Right-to-Work: Seventh Circuit Splits 5-5 on Rehearing Sweeney v. Pence
The seventh circuit yesterday denied appellants’ petition for rehearing en banc in Sweeney v. Pence, a case involving the legality of Indiana’s right-to-work law. But the vote on the petition was 5-5: Judges Posner, Rovner, Wood, Williams, and Hamilton dissented from the denial “for the reasons stated in Chief Judge Wood’s dissent to the panel opinion.” Despite the outcome here, the vote is an indication that there is now substantial support for the proposition that right-to-work laws like Indiana’s are preempted by federal labor law. Judge Wood’s dissent can be found here. Catherine Fisk and I filed an amicus brief urging rehearing in Sweeney, and we summarized the preemption argument as follows:
In a forthcoming article, we conclude that right-to-work laws like Indiana’s are preempted by federal law to the extent they prohibit collective bargaining agreements that require nonmembers to pay less than union dues and fees. See Catherine Fisk & Benjamin Sachs, Restoring Equity in Right to Work Laws, 4 U.C. Irvine L. Rev. 859, 862-68 (2014). The National Labor Relations Act broadly preempts state laws regulating union-management relations and provides the exclusive source of law governing the interpretation and validity of collective bargaining agreements. See Teamsters Local 174 v. Lucas Flour, 369 U.S. 95 (1962); San Diego Bldg. Trades Council v. Garmon, 359 U.S. 236 (1959). With the limited exception to preemption of section 14(b), 29 U.S.C. § 164(b), the validity of fair share fee provisions of collective bargaining agreements is governed exclusively by federal law.
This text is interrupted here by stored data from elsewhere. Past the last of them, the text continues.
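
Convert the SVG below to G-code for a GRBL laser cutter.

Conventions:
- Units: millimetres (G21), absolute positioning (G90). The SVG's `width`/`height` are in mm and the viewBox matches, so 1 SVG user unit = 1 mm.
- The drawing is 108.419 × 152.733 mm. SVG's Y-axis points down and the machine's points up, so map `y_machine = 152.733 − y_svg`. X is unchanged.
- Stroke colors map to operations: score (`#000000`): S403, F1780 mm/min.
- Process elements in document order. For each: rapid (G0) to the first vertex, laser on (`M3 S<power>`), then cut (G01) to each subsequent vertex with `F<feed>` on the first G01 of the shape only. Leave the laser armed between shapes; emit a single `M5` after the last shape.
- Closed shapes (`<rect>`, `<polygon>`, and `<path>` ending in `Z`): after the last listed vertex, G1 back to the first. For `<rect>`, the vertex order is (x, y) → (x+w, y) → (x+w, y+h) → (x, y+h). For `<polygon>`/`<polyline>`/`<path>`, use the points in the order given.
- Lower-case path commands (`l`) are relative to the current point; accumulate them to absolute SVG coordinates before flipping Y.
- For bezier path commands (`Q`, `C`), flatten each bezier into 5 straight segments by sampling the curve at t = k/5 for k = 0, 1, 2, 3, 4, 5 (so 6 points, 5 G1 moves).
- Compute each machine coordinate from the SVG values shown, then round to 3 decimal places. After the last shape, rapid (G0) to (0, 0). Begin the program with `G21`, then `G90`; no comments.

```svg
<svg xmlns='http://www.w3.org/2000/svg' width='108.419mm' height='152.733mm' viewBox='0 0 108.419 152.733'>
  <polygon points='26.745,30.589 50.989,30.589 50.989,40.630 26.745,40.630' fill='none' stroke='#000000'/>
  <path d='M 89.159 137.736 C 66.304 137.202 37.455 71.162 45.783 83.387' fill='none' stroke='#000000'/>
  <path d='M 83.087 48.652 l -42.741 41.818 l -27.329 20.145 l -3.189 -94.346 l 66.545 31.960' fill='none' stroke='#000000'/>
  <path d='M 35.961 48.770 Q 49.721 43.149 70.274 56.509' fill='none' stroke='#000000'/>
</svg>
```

G21
G90
G0 X26.745 Y122.144
M3 S403
G01 X50.989 Y122.144 F1780
G01 X50.989 Y112.103
G01 X26.745 Y112.103
G01 X26.745 Y122.144
G0 X89.159 Y14.997
M3 S403
G01 X75.072 Y22.028 F1780
G01 X61.619 Y37.879
G01 X50.871 Y55.650
G01 X44.902 Y68.439
G01 X45.783 Y69.346
G0 X83.087 Y104.081
M3 S403
G01 X40.346 Y62.263 F1780
G01 X13.017 Y42.118
G01 X9.828 Y136.464
G01 X76.373 Y104.504
G0 X35.961 Y103.963
M3 S403
G01 X41.737 Y105.452 F1780
G01 X48.056 Y105.423
G01 X54.918 Y103.875
G01 X62.325 Y100.809
G01 X70.274 Y96.224
M5
G0 X0.000 Y0.000

viewBox `0 0 108.419 152.733` with mm width/height → 1 unit = 1 mm. Flip: y_m = 152.733 − y_svg.

**Shape 1** — `<polygon>` rectangle, stroke `#000000` → score (S403, F1780). Machine vertices: (26.745,122.144) → (50.989,122.144) → (50.989,112.103) → (26.745,112.103) → (26.745,122.144). Closed: final G1 returns to the first vertex.

**Shape 2** — `<path>` cubic bezier, stroke `#000000` → score (S403, F1780). Control points (SVG): P0=(89.159,137.736), P1=(66.304,137.202), P2=(37.455,71.162), P3=(45.783,83.387); sampled at t=k/5. Machine vertices: (89.159,14.997) → (75.072,22.028) → (61.619,37.879) → (50.871,55.650) → (44.902,68.439) → (45.783,69.346). Open path.

**Shape 3** — `<path>` open polyline, stroke `#000000` → score (S403, F1780). Machine vertices: (83.087,104.081) → (40.346,62.263) → (13.017,42.118) → (9.828,136.464) → (76.373,104.504). Open path.

**Shape 4** — `<path>` quadratic bezier, stroke `#000000` → score (S403, F1780). Control points (SVG): P0=(35.961,48.770), P1=(49.721,43.149), P2=(70.274,56.509); sampled at t=k/5. Machine vertices: (35.961,103.963) → (41.737,105.452) → (48.056,105.423) → (54.918,103.875) → (62.325,100.809) → (70.274,96.224). Open path.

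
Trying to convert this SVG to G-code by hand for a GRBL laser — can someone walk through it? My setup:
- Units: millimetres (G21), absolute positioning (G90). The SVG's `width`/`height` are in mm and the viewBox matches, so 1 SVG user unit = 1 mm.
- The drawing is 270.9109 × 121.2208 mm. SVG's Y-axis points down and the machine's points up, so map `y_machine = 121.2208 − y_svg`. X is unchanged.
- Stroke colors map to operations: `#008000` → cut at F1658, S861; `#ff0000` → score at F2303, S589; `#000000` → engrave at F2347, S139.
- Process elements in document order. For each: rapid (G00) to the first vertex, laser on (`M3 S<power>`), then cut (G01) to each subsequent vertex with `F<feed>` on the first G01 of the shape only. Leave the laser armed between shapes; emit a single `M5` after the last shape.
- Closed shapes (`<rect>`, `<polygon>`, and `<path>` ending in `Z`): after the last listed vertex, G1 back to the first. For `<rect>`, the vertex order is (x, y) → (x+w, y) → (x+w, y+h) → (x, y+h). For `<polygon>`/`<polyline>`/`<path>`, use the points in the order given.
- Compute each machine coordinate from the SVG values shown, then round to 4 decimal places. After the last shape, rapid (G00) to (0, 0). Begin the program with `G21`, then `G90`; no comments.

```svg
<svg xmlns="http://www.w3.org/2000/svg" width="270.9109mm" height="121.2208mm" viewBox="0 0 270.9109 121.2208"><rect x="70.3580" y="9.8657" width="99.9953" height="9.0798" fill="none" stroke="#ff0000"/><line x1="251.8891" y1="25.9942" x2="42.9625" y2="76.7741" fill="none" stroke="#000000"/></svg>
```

G21
G90
G00 X70.3580 Y111.3551
M3 S589
G01 X170.3533 Y111.3551 F2303
G01 X170.3533 Y102.2753
G01 X70.3580 Y102.2753
G01 X70.3580 Y111.3551
G00 X251.8891 Y95.2266
M3 S139
G01 X42.9625 Y44.4467 F2347
M5
G00 X0.0000 Y0.0000

Since the viewBox matches the mm dimensions, user units are millimetres directly. The only transform is the Y-flip y_m = 121.2208 − y_svg.

Shape 1 is a rectangle drawn with `<rect>`. Its stroke #ff0000 means score at S589, F2303. After flipping Y the toolpath is (70.3580,111.3551) → (170.3533,111.3551) → (170.3533,102.2753) → (70.3580,102.2753) → (70.3580,111.3551), returning to the start.

Shape 2 is a line segment drawn with `<line>`. Its stroke #000000 means engrave at S139, F2347. After flipping Y the toolpath is (251.8891,95.2266) → (42.9625,44.4467).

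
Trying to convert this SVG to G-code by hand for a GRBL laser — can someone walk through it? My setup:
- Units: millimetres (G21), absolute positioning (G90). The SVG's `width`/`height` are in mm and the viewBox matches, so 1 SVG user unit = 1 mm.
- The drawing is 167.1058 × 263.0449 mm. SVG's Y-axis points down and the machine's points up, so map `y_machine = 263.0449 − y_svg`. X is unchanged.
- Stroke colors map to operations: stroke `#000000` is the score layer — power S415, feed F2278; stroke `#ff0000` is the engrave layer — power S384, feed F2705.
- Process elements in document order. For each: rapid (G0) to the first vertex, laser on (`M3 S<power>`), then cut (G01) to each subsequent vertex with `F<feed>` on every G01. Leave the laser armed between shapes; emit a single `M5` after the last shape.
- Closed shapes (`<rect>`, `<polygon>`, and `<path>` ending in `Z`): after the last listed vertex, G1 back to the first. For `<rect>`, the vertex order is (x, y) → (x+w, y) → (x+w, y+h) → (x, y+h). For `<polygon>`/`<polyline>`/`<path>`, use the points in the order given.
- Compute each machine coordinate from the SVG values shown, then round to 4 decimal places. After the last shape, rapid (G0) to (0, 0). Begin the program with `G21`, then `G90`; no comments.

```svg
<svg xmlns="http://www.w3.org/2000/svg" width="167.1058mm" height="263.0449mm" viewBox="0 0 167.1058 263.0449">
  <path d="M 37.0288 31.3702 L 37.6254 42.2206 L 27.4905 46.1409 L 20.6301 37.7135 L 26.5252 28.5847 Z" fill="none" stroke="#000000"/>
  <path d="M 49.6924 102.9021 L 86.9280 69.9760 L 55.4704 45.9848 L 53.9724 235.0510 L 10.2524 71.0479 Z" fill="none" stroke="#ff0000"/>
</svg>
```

Since the viewBox matches the mm dimensions, user units are millimetres directly. The only transform is the Y-flip y_m = 263.0449 − y_svg.

Shape 1 is a regular polygon drawn with `<path>`. Its stroke #000000 means score at S415, F2278. After flipping Y the toolpath is (37.0288,231.6747) → (37.6254,220.8243) → (27.4905,216.9040) → (20.6301,225.3314) → (26.5252,234.4602) → (37.0288,231.6747), returning to the start.

Shape 2 is a closed polygon drawn with `<path>`. Its stroke #ff0000 means engrave at S384, F2705. After flipping Y the toolpath is (49.6924,160.1428) → (86.9280,193.0689) → (55.4704,217.0601) → (53.9724,27.9939) → (10.2524,191.9970) → (49.6924,160.1428), returning to the start.

G21
G90
G0 X37.0288 Y231.6747
M3 S415
G01 X37.6254 Y220.8243 F2278
G01 X27.4905 Y216.9040 F2278
G01 X20.6301 Y225.3314 F2278
G01 X26.5252 Y234.4602 F2278
G01 X37.0288 Y231.6747 F2278
G0 X49.6924 Y160.1428
M3 S384
G01 X86.9280 Y193.0689 F2705
G01 X55.4704 Y217.0601 F2705
G01 X53.9724 Y27.9939 F2705
G01 X10.2524 Y191.9970 F2705
G01 X49.6924 Y160.1428 F2705
M5
G0 X0.0000 Y0.0000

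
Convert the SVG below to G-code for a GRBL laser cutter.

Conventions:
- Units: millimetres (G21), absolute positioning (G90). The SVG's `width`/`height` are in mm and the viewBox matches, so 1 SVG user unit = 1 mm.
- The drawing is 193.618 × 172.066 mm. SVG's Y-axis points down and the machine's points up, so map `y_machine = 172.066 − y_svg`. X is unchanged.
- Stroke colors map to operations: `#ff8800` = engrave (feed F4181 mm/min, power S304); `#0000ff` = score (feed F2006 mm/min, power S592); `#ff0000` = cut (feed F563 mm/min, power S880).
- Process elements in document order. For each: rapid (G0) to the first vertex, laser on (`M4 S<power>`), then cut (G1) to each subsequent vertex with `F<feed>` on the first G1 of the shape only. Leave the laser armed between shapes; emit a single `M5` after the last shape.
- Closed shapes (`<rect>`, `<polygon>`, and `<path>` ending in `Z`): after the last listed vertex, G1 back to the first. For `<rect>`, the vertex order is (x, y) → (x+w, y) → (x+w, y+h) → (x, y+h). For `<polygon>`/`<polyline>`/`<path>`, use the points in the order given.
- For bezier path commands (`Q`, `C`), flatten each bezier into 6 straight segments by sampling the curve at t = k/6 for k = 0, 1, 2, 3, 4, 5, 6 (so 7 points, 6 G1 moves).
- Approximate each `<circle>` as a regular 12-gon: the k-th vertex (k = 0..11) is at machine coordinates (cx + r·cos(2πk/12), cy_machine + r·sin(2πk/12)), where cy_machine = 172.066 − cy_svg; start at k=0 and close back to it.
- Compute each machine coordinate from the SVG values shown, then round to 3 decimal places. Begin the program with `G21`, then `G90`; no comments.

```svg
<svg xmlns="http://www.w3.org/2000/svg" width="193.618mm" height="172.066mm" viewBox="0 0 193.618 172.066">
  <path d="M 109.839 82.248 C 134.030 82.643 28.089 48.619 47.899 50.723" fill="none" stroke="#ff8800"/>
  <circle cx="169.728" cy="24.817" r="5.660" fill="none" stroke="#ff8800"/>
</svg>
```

G21
G90
G0 X109.839 Y89.818
M4 S304
G1 X112.275 Y92.162 F4181
G1 X100.130 Y98.283
G1 X80.512 Y106.221
G1 X60.529 Y114.017
G1 X47.289 Y119.711
G1 X47.899 Y121.343
G0 X175.388 Y147.249
M4 S304
G1 X174.630 Y150.079 F4181
G1 X172.558 Y152.151
G1 X169.728 Y152.909
G1 X166.898 Y152.151
G1 X164.826 Y150.079
G1 X164.068 Y147.249
G1 X164.826 Y144.419
G1 X166.898 Y142.347
G1 X169.728 Y141.589
G1 X172.558 Y142.347
G1 X174.630 Y144.419
G1 X175.388 Y147.249
M5

viewBox `0 0 193.618 172.066` with mm width/height → 1 unit = 1 mm. Flip: y_m = 172.066 − y_svg.

**Shape 1** — `<path>` cubic bezier, stroke `#ff8800` → engrave (S304, F4181). Control points (SVG): P0=(109.839,82.248), P1=(134.030,82.643), P2=(28.089,48.619), P3=(47.899,50.723); sampled at t=k/6. Machine vertices: (109.839,89.818) → (112.275,92.162) → (100.130,98.283) → (80.512,106.221) → (60.529,114.017) → (47.289,119.711) → (47.899,121.343). Open path.

**Shape 2** — `<circle>` circle, stroke `#ff8800` → engrave (S304, F4181). Machine vertices: (175.388,147.249) → (174.630,150.079) → (172.558,152.151) → (169.728,152.909) → (166.898,152.151) → (164.826,150.079) → (164.068,147.249) → (164.826,144.419) → (166.898,142.347) → (169.728,141.589) → (172.558,142.347) → (174.630,144.419) → (175.388,147.249). Closed: final G1 returns to the first vertex.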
Section 14(b) saves from preemption only state laws invalidating agreements requiring nonmembers to pay the same as is required of members. To the extent that Indiana Code § 22-6-6-8 invalidates collective agreements requiring nonmembers to pay less than is required of members, it is not within the section 14(b) savings provision. Accordingly, this Court should grant the petition for rehearing en banc and hold that federal labor law preempts the Indiana right-to-work law.